There are few better barometers of the falling standard of living across the country than reports such as this one at CNNMoney.com that matches a decrease in sales at budget chains such as Wal-Mart and Target against increased sales at dollar stores, the next rung down the retail ladder.

What does it mean?

The economic middle class continues to slide into the lower economic class, according to CNN:

With the economy recovering at only a snail’s pace, consumers are still feeling pinched and are on the hunt for the best bargains. For many, that now means shopping at dollar stores.

“Massive unemployment and declining wages are squeezing people out of the middle class,” said Kristin Bentz, executive director at private equity firm PMG Venture Group. “These people can’t even afford Wal-Mart now and are trading down to dollar stores.”

Hiring might have picked up, according to the latest federal jobs figures, but the new jobs aren’t like the old jobs, and that has affected how consumers spend money.

Dollar stores are taking advantage of their new customers and expanding their offerings, including more brand name products and foods like meats, fruits, vegetables, milk and eggs, said Bentz, who is also president of Talented Blonde, an advisory firm focused on the consumer and retail industry.

Dollar Tree is rolling out freezers and coolers at a faster pace, and is on pace to install them in 550 stores by the end of the year.

“This category serves the current needs of our customers, drives traffic into our stores and provides incremental sales across all categories including our higher margin discretionary product,” said Dollar Tree CEO Bob Sasser during the company’s earnings call in August.

For New York Times columnist Paul Krugman, the persistence of the “mutilated economy” is an indictment of our politics, national priorities and our federal policies:

These dry numbers translate into millions of human tragedies — homes lost, careers destroyed, young people who can’t get their lives started.

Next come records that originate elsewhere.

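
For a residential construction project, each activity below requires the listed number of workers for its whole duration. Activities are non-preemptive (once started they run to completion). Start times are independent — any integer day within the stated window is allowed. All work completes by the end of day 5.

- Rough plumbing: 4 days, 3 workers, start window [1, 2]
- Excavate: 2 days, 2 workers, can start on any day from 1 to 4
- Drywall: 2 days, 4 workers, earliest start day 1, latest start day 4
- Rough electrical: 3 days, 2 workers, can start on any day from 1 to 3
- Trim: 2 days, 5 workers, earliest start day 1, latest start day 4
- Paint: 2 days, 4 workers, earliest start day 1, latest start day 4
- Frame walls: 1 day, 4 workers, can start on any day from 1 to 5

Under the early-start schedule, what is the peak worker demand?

Early-start schedule: Rough plumbing@1, Excavate@1, Drywall@1, Rough electrical@1, Trim@1, Paint@1, Frame walls@1.
Load per day: day 1: 24, day 2: 20, day 3: 5, day 4: 3, day 5: 0.
Peak is 24.

24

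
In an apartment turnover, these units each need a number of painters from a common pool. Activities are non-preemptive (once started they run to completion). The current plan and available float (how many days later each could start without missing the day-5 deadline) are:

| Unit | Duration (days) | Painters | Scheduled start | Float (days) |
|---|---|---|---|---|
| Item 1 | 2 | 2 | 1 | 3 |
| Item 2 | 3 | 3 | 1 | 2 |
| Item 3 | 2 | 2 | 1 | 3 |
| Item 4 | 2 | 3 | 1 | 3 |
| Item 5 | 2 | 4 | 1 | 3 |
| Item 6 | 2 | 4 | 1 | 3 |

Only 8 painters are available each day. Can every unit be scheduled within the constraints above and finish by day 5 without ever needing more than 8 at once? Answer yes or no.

The minimum achievable peak is 9; 8 < 9, so no feasible schedule stays within the cap.

no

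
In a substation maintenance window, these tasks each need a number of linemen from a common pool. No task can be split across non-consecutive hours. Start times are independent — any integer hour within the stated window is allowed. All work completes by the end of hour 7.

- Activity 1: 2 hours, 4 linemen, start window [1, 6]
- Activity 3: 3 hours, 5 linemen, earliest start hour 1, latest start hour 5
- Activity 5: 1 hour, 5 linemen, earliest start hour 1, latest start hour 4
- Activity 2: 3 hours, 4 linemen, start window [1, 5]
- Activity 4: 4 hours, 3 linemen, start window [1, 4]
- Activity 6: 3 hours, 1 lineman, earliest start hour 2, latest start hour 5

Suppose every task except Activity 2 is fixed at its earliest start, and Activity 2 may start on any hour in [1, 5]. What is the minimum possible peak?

Activity 2@1: h1:21  h2:17  h3:13  h4:4  h5:0  h6:0  h7:0 → peak 21
Activity 2@2: h1:17  h2:17  h3:13  h4:8  h5:0  h6:0  h7:0 → peak 17
Activity 2@3: h1:17  h2:13  h3:13  h4:8  h5:4  h6:0  h7:0 → peak 17
Activity 2@4: h1:17  h2:13  h3:9  h4:8  h5:4  h6:4  h7:0 → peak 17
Activity 2@5: h1:17  h2:13  h3:9  h4:4  h5:4  h6:4  h7:4 → peak 17
Best is Activity 2@2, peak 17.

17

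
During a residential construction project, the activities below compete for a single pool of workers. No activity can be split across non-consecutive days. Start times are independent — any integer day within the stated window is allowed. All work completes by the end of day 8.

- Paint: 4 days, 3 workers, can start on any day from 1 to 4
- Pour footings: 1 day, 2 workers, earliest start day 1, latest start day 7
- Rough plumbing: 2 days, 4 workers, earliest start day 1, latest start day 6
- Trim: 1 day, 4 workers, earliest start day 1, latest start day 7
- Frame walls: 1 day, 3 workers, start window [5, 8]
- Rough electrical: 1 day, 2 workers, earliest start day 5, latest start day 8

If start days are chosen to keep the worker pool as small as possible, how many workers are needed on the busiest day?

5

Early-start (Paint@1, Pour footings@1, Rough plumbing@1, Trim@1, Frame walls@5, Rough electrical@5) gives peak 13: d1:13  d2:7  d3:3  d4:3  d5:5  d6:0  d7:0  d8:0.
Shift Rough plumbing→5, Trim→7, Frame walls→8, Rough electrical→8.
Schedule Paint@1, Pour footings@1, Rough plumbing@5, Trim@7, Frame walls@8, Rough electrical@8: d1:5  d2:3  d3:3  d4:3  d5:4  d6:4  d7:4  d8:5 — peak 5.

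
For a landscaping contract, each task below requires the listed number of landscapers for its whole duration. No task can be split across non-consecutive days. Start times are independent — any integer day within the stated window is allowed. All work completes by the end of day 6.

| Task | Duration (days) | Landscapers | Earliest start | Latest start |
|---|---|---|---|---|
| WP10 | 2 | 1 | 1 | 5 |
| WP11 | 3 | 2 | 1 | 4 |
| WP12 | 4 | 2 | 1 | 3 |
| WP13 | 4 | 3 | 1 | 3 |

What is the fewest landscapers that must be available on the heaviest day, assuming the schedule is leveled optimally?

7

Early-start (WP10@1, WP11@1, WP12@1, WP13@1) gives peak 8: d1:8  d2:8  d3:7  d4:5  d5:0  d6:0.
Shift WP13→3.
Schedule WP10@1, WP11@1, WP12@1, WP13@3: d1:5  d2:5  d3:7  d4:5  d5:3  d6:3 — peak 7.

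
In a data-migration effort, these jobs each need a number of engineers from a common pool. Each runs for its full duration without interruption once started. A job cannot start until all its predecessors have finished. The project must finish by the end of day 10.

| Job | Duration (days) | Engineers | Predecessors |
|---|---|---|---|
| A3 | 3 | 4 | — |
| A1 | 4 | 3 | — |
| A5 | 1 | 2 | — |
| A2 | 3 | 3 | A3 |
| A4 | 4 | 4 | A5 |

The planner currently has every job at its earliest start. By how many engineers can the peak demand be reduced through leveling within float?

4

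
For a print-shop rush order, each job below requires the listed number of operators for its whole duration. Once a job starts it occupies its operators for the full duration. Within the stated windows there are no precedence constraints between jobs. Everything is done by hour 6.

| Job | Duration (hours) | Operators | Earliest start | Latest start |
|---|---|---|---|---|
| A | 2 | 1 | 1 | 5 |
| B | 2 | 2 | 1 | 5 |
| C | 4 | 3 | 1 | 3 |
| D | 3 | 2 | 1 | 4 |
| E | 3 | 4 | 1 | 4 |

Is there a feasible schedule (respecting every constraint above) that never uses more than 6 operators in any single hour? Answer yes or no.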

And many people have pleaded all along for policies that put job creation front and center. Their pleas have, however, been drowned out by the voices of conventional prudence. We can’t spend more money on jobs, say these voices, because that would mean more debt. We can’t even hire unemployed workers and put idle savings to work building roads, tunnels, schools. Never mind the short run, we have to think about the future!

The bitter irony, then, is that it turns out that by failing to address unemployment, we have, in fact, been sacrificing the future, too. What passes these days for sound policy is in fact a form of economic self-mutilation, which will cripple America for many years to come. Or so say researchers from the Federal Reserve, and I’m sorry to say that I believe them.

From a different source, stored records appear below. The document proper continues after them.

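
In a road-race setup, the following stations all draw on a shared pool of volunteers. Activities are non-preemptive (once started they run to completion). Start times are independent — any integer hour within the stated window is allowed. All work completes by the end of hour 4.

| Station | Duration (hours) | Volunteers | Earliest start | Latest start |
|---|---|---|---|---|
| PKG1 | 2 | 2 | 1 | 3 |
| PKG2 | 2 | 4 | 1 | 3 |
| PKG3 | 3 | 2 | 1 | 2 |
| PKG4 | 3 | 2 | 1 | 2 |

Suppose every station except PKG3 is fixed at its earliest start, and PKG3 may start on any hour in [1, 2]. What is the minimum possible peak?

10

PKG3@1: h1:10  h2:10  h3:4  h4:0 → peak 10
PKG3@2: h1:8  h2:10  h3:4  h4:2 → peak 10
Best is PKG3@1, peak 10.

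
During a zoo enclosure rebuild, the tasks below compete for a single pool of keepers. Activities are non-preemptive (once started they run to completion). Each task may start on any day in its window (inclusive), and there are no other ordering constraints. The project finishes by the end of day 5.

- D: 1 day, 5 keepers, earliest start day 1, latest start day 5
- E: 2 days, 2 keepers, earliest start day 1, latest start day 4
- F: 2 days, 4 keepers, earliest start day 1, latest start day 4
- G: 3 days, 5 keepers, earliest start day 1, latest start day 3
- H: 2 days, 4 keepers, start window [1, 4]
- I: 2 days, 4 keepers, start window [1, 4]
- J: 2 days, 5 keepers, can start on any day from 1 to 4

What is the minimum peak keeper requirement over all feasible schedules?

Early-start (D@1, E@1, F@1, G@1, H@1, I@1, J@1) gives peak 29: d1:29  d2:24  d3:5  d4:0  d5:0.
Shift F→4, H→4, I→4, J→2.
Schedule D@1, E@1, F@4, G@1, H@4, I@4, J@2: d1:12  d2:12  d3:10  d4:12  d5:12 — peak 12.
Total keeper-days = 58 over 5 days ⇒ peak ≥ ⌈58/5⌉ = 12, so 12 is optimal.

12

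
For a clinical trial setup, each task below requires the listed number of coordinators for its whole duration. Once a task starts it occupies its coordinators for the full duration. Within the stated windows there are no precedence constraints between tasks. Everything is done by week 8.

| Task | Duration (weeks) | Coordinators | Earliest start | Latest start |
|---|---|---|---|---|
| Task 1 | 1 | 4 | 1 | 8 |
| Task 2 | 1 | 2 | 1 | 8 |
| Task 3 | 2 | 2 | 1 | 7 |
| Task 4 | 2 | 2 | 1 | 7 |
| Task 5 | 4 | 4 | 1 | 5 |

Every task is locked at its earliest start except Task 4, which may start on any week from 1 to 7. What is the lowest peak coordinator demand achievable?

Task 4@1: w1:14  w2:8  w3:4  w4:4  w5:0  w6:0  w7:0  w8:0 → peak 14
Task 4@2: w1:12  w2:8  w3:6  w4:4  w5:0  w6:0  w7:0  w8:0 → peak 12
Task 4@3: w1:12  w2:6  w3:6  w4:6  w5:0  w6:0  w7:0  w8:0 → peak 12
Task 4@4: w1:12  w2:6  w3:4  w4:6  w5:2  w6:0  w7:0  w8:0 → peak 12
Task 4@5: w1:12  w2:6  w3:4  w4:4  w5:2  w6:2  w7:0  w8:0 → peak 12
Task 4@6: w1:12  w2:6  w3:4  w4:4  w5:0  w6:2  w7:2  w8:0 → peak 12
Task 4@7: w1:12  w2:6  w3:4  w4:4  w5:0  w6:0  w7:2  w8:2 → peak 12
Best is Task 4@2, peak 12.

12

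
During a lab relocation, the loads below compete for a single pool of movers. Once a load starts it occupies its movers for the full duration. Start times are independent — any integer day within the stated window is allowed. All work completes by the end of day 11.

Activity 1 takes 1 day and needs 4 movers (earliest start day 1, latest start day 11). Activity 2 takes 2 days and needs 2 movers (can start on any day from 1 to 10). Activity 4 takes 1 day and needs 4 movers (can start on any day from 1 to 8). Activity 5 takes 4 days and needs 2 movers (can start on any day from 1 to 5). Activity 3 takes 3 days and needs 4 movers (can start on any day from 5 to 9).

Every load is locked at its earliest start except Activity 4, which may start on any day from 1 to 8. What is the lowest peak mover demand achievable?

Activity 4@1: d1:12  d2:4  d3:2  d4:2  d5:4  d6:4  d7:4  d8:0  d9:0  d10:0  d11:0 → peak 12
Activity 4@2: d1:8  d2:8  d3:2  d4:2  d5:4  d6:4  d7:4  d8:0  d9:0  d10:0  d11:0 → peak 8
Activity 4@3: d1:8  d2:4  d3:6  d4:2  d5:4  d6:4  d7:4  d8:0  d9:0  d10:0  d11:0 → peak 8
Activity 4@4: d1:8  d2:4  d3:2  d4:6  d5:4  d6:4  d7:4  d8:0  d9:0  d10:0  d11:0 → peak 8
Activity 4@5: d1:8  d2:4  d3:2  d4:2  d5:8  d6:4  d7:4  d8:0  d9:0  d10:0  d11:0 → peak 8
Activity 4@6: d1:8  d2:4  d3:2  d4:2  d5:4  d6:8  d7:4  d8:0  d9:0  d10:0  d11:0 → peak 8
Activity 4@7: d1:8  d2:4  d3:2  d4:2  d5:4  d6:4  d7:8  d8:0  d9:0  d10:0  d11:0 → peak 8
Activity 4@8: d1:8  d2:4  d3:2  d4:2  d5:4  d6:4  d7:4  d8:4  d9:0  d10:0  d11:0 → peak 8
Best is Activity 4@2, peak 8.

8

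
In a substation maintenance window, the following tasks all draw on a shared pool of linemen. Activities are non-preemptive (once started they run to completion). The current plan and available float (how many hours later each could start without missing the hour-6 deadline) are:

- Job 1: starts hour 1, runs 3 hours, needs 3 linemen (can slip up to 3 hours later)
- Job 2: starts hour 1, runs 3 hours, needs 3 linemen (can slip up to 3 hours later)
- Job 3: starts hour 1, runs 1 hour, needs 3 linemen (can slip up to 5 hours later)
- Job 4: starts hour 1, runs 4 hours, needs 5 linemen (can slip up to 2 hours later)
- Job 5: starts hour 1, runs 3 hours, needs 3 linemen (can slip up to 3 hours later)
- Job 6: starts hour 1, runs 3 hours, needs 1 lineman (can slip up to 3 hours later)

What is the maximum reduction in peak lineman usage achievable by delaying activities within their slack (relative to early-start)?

7

Early-start peak: h1:18  h2:15  h3:15  h4:5  h5:0  h6:0 ⇒ 18.
Leveled (Job 1@1, Job 2@1, Job 3@1, Job 4@2, Job 5@4, Job 6@4): h1:9  h2:11  h3:11  h4:9  h5:9  h6:4 ⇒ 11.
Reduction 18 − 11 = 7.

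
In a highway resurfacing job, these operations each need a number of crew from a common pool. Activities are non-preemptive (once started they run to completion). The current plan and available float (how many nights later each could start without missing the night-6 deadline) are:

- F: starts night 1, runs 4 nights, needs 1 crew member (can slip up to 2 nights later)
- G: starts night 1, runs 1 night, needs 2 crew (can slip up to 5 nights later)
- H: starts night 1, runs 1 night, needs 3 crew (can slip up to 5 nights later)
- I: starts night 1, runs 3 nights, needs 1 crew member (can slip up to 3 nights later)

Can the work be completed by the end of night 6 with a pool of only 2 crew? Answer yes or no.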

So what happens to people at the bottom of that mutilated economy? We cut what few lifelines they have, as The New York Times reports in a sobering look at the effect of the recent reduction in food stamp programs — with more cuts looming on the horizon. The Times offers an example:

Ingrid Mock, 46, a former supermarket cashier who is disabled, was at the Bronx food pantry on Monday stocking up on canned green beans, pasta, ground beef and apples.

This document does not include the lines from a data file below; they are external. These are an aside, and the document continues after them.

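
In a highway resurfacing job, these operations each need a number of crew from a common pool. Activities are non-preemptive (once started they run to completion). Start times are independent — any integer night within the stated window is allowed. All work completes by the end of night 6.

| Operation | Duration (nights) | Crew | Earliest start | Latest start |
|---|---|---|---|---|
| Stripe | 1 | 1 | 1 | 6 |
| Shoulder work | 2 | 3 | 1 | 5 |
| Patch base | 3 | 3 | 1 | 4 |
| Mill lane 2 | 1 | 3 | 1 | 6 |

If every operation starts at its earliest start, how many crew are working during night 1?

At early start, night 1 has: Stripe, Shoulder work, Patch base, Mill lane 2.
Demand: 1 + 3 + 3 + 3 = 10.

10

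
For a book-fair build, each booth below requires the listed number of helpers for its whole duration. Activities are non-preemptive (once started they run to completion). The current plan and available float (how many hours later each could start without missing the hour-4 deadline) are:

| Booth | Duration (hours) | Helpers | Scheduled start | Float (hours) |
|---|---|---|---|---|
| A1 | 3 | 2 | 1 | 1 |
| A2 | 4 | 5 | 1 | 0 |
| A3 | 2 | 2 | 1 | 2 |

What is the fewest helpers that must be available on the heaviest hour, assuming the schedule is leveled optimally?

Schedule A1@1, A2@1, A3@1: h1:9  h2:9  h3:7  h4:5 — peak 9.
No arrangement of the 6 feasible schedules does better.

9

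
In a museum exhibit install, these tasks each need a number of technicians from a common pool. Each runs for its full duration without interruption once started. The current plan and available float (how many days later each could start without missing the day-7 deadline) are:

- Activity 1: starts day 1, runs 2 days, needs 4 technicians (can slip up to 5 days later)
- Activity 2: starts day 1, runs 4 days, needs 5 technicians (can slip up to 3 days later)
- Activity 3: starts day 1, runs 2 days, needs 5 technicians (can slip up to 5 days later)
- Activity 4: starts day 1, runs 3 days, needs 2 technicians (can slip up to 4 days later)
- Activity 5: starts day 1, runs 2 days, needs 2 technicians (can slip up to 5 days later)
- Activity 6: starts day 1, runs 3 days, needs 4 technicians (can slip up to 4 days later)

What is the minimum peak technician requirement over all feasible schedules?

9

Early-start (Activity 1@1, Activity 2@1, Activity 3@1, Activity 4@1, Activity 5@1, Activity 6@1) gives peak 22: d1:22  d2:22  d3:11  d4:5  d5:0  d6:0  d7:0.
Shift Activity 3→6, Activity 4→3, Activity 5→3, Activity 6→5.
Schedule Activity 1@1, Activity 2@1, Activity 3@6, Activity 4@3, Activity 5@3, Activity 6@5: d1:9  d2:9  d3:9  d4:9  d5:6  d6:9  d7:9 — peak 9.
Total technician-days = 60 over 7 days ⇒ peak ≥ ⌈60/7⌉ = 9, so 9 is optimal.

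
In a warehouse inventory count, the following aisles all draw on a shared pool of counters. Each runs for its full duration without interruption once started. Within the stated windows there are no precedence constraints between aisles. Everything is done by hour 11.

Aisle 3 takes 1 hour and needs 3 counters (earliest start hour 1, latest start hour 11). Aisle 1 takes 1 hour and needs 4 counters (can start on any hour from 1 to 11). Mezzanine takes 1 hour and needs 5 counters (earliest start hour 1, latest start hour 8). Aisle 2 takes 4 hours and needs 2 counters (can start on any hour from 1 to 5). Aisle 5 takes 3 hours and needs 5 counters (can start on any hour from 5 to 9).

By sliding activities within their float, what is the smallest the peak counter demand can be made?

5

Early-start (Aisle 3@1, Aisle 1@1, Mezzanine@1, Aisle 2@1, Aisle 5@5) gives peak 14: h1:14  h2:2  h3:2  h4:2  h5:5  h6:5  h7:5  h8:0  h9:0  h10:0  h11:0.
Shift Aisle 1→2, Mezzanine→3, Aisle 2→4, Aisle 5→8.
Schedule Aisle 3@1, Aisle 1@2, Mezzanine@3, Aisle 2@4, Aisle 5@8: h1:3  h2:4  h3:5  h4:2  h5:2  h6:2  h7:2  h8:5  h9:5  h10:5  h11:0 — peak 5.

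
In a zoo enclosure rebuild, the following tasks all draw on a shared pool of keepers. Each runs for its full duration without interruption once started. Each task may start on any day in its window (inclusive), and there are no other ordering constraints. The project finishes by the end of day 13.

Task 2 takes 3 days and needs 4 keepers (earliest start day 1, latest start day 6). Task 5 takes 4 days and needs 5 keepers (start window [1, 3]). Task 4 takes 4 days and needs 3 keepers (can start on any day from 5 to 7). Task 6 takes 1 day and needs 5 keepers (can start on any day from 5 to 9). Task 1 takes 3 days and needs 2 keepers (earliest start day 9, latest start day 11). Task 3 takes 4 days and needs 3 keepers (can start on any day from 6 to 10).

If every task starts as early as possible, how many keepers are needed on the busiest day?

9

Early-start schedule: Task 2@1, Task 5@1, Task 4@5, Task 6@5, Task 1@9, Task 3@6.
Load per day: day 1: 9, day 2: 9, day 3: 9, day 4: 5, day 5: 8, day 6: 6, day 7: 6, day 8: 6, day 9: 5, day 10: 2, day 11: 2, day 12: 0, day 13: 0.
Peak is 9.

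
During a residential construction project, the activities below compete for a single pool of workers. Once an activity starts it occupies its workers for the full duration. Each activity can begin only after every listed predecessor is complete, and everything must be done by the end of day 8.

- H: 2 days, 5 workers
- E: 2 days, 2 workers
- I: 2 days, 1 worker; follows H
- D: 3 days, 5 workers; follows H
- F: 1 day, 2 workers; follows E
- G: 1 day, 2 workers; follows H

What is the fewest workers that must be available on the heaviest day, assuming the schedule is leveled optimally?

Early-start (H@1, E@1, I@3, D@3, F@3, G@3) gives peak 10: d1:7  d2:7  d3:10  d4:6  d5:5  d6:0  d7:0  d8:0.
Shift E→3, D→5, F→8.
Schedule H@1, E@3, I@3, D@5, F@8, G@3: d1:5  d2:5  d3:5  d4:3  d5:5  d6:5  d7:5  d8:2 — peak 5.
Total worker-days = 35 over 8 days ⇒ peak ≥ ⌈35/8⌉ = 5, so 5 is optimal.

5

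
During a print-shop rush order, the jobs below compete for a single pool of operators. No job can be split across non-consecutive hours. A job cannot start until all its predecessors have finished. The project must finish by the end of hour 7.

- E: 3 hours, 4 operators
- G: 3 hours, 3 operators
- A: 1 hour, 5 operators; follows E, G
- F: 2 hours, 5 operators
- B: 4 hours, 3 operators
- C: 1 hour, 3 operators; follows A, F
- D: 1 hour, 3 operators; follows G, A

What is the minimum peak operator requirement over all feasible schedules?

9

Early-start (E@1, G@1, A@4, F@1, B@1, C@5, D@5) gives peak 15: h1:15  h2:15  h3:10  h4:8  h5:6  h6:0  h7:0.
Shift F→5, B→4, C→7, D→7.
Schedule E@1, G@1, A@4, F@5, B@4, C@7, D@7: h1:7  h2:7  h3:7  h4:8  h5:8  h6:8  h7:9 — peak 9.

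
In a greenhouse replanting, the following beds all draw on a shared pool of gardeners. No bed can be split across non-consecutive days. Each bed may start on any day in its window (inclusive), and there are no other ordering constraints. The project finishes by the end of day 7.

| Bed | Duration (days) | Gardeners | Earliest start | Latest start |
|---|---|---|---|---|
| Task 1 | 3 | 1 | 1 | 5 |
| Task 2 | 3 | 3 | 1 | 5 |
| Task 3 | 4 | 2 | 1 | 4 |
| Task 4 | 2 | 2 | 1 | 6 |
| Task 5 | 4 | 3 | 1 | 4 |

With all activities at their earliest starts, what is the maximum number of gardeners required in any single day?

Early-start schedule: Task 1@1, Task 2@1, Task 3@1, Task 4@1, Task 5@1.
Load per day: day 1: 11, day 2: 11, day 3: 9, day 4: 5, day 5: 0, day 6: 0, day 7: 0.
Peak is 11.

11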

Ms. Mock, who has received food benefits for a decade and uses them to help feed her 12-year-old daughter, said her allotment had steadily decreased from as much as $309 about six years ago to a low of $250 this month, which reflected a new cut of $25.

Meanwhile, the price of staples like rice and corn oil have increased. So this month Ms. Mock will make choices. One dozen eggs instead of three, and only $1 worth of plantains. And no coffee or sugar for herself.

“I try to get most of the things my daughter eats because I can hold the hunger — I’m an adult — but she cannot,” she said. “They don’t understand when there’s no food in the fridge.”